Pure encephalitis occurred a median of 2.5 months following initiation of checkpoint inhibitor with a median of 3.5 doses administered. Focal abnormalities were reported on MRI of the brain in 11 of 15 patients (73%) with immune checkpoint blockade-mediated encephalitis. Electroencephalograms showed generalized slowing in four of five encephalitis patients examined (80%).

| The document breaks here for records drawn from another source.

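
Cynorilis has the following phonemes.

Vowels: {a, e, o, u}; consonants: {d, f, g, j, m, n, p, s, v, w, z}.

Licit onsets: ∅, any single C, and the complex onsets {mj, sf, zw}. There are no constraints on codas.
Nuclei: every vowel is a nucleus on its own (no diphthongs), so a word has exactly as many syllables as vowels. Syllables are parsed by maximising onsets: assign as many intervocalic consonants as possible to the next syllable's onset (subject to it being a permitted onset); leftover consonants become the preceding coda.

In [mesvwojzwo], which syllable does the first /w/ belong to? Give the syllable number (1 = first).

2

Vowels present: e, o, o; each is a nucleus, giving 3 syllables.
σ1/σ2 boundary: cluster /svw/ — the longest permitted-onset suffix is /w/; onset = /w/, preceding coda = /sv/.
σ2/σ3 boundary: /jzw/ splits as /j/ + /zw/ (/zw/ is the longest suffix that is a licit onset).
Result: mesv.woj.zwo.
The first /w/ is in the onset of syllable 2 (/woj/).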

Subclinical epileptiform activity was also identified in one patient.19 A summary of selected literatures about immune checkpoint inhibitors associated encephalopathy is shown in Table 2.

Table 2

Summary Of Selected Literatures About Immune Check Point Inhibitors (Icpis) Associated Encephalopathy

Reference	Therapeutic Agent	Diagnosis	Number Of Cases	Immune Related Adverse Effect	Occurred Post How Many Cycles/Days After ICPIs	Intervention Or Management Of Hematological Adverse Effect	Outcome Of Management Of Hematological Adverse Effect
Salam S, et al12	Pembrolizumab	Melanoma	1	Antibody-negative limbic encephalitis	After 12 months from c1	Course of steroids (iv and oral)	Ineffective
M.P. Brown et al13	Pembrolizumab	Melanoma	1	Autoimmune limbic encephalitis	Between cycles 7 to 10	Course of steroids (iv and oral)	Effective
S. Feng et al14	Pembrolizumab	NSCLC	1	Diffuse encephalopathy	2nd Cycle	Course of steroids (iv and oral)	Effective
M. Niki et al15	Pembrolizumab	NSCLC	1	Autoimmune limbic encephalitis	After 8 months from c1	Course of oral steroids	Effective
T. J. Williams et al16	Nivolumab and ipilimumab	Melanoma	2Case ACase B	Autoimmune Encephalitis	After cycle 1	A: IVIG, IV steroids and IV RituximabB: Oral steroids	A: EffectiveB: ineffective
S. Shah et al17	Nivolumab	NSCLC	2Case ACase B	Autoimmune Encephalitis	A: After 4 months from cycle 1B: After cycle 5	A: IVIG, IV steroids and IV Rituximab and tetrabenazineB: IVIG, IV steroids and IV Rituximab	A: IneffectiveB: Effective
S. Schneider et al18	Nivolumab	NSCLC	1	Autoimmune limbic encephalitis	After cycle 14	Course of oral steroids	Effective

Abbreviations: ICPIs, immune check point inhibitors, IVIG, intravenous immunoglobulin.

Our patient developed the above-mentioned neurological manifestations, with generalized slowing with delta brush on EEG and non-diagnostic MRI head associated with autoimmune pancytopenia within few days of Pembrolizumab administration, suggestive of autoimmune etiology.

Conclusion

We are presenting a case of a CCE with deficient mismatch repair that developed two autoimmune side effects, pancytopenia and limbic encephalitis, within few days of single injection of Pembrolizumab & to the best of our knowledge, this is the first report in the middle east of these two distinct immune-related side effects occurred for the same patient. We hope that reporting such rare side effects more and more will help in raising the awareness of the oncology community about them.